Le cyberespionnage gagné par l’ubérisation

BErlin, milieu des années 1950. Le bureau local de la CIA a identifié le “guerre psychologique”, la propagande dirigée contre les Allemands de l’Est, comme l’une de ses priorités. Sous la direction de Karl-Heinz Marbach, ancien agent secret de la Kriegsmarine allemande recruté par les Américains, la CIA se lance dans l’édition : un magazine de jazz, un magazine féminin, imprimé en Occident puis distribué en Europe. l’Est, et dans les pages desquelles se glissent de subtiles critiques de Moscou et des valorisations de l’Ouest. Le programme, nom de code Lccassoc, sera finalement arrêté en 1959 : trop cher, pour des effets jugés intéressants mais trop difficiles à mesurer.

Soixante ans plus tard, presque n’importe qui, pour seulement quelques dizaines ou centaines de milliers d’euros, peut construire son propre programme Lccassoc et voir les statistiques de lecture des articles de propagande en temps réel. Des agences de désinformation, comme “Team Jorge”, dont l’existence a été révélée mi-février par Le monde et ses partenaires du consortium Forbidden Stories, proposent de mettre en place de véritables faux sites d’information et de créer de toutes pièces des armées d’avatars en ligne. Les prix de ces prestations sont dérisoires, comparés aux coûts des campagnes menées, historiquement, par les services de renseignement. Et ils sont désormais vendus non seulement à des États ou à des candidats aux élections, mais aussi à des entreprises ou à des particuliers fortunés soucieux d’améliorer leur image ou de nuire à un rival.

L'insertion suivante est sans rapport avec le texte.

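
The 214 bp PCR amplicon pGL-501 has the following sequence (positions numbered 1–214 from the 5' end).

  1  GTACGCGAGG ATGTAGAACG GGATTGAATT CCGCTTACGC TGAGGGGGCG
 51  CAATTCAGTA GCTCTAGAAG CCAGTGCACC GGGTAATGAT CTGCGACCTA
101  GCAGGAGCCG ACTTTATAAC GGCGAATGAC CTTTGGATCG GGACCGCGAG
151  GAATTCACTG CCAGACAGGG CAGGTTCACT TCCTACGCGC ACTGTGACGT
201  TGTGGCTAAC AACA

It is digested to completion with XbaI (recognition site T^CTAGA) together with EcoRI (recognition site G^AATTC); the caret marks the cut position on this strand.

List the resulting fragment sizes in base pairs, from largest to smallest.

The XbaI site (TCTAGA) starts at position 63.
XbaI cuts after the first base of each site, so after position 63.
EcoRI sites (GAATTC) start at positions 26, 151.
EcoRI cuts after the first base of each site, so after positions 26, 151.
Combined cut positions: 26, 63, 151.
Linear molecule, 3 cuts → 4 fragments:
  1–26 → 26 bp
  27–63 → 37 bp
  64–151 → 88 bp
  152–214 → 63 bp
Sorted largest to smallest: 88, 63, 37, 26 bp.

88, 63, 37, 26 bp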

Nouvelle ère de l’externalisation

Le recours à des sous-traitants par les services de renseignement n’est pas nouveau. Mais au cours de la dernière décennie, cela a été un véritable “ubérisation” l’espionnage qui a eu lieu, avec la multiplication des sociétés, plus ou moins secrètes, qui proposent une panoplie de services historiquement souverains. Pour leurs clients, les avantages sont multiples : ces services privatisés sont, du moins à première vue, très bon marché ; le prix d’une licence du très puissant logiciel espion Pegasus, quelques millions d’euros, est bien inférieur aux coûts de recherche et développement d’un outil similaire, que peu de pays auraient autrement la capacité technique de produire.

Ces sociétés agissent également comme des façades commodes, permettant aux gouvernements de refuser de parrainer le cyberespionnage ou d’influencer des opérations. Ils sont en cela une évolution commerciale de certains groupes de hackers, par exemple iraniens et chinois qui, sans recevoir d’ordres directs de l’Etat, étaient historiquement laissés libres d’agir tant que leurs activités servaient les intérêts régaliens, ou incités discrètement à choisir certains cibles. Ces entreprises sont également examinées avec moins d’attention par les services de contre-espionnage ; après les révélations du Projet Pégase, les services de renseignement français avaient concédé que si les attaques contre de hauts responsables français leur avaient échappé, c’est aussi parce que la culture des espions, en France comme ailleurs, les pousse à se focaliser sur leurs homologues, bien plus que sur les acteurs privés.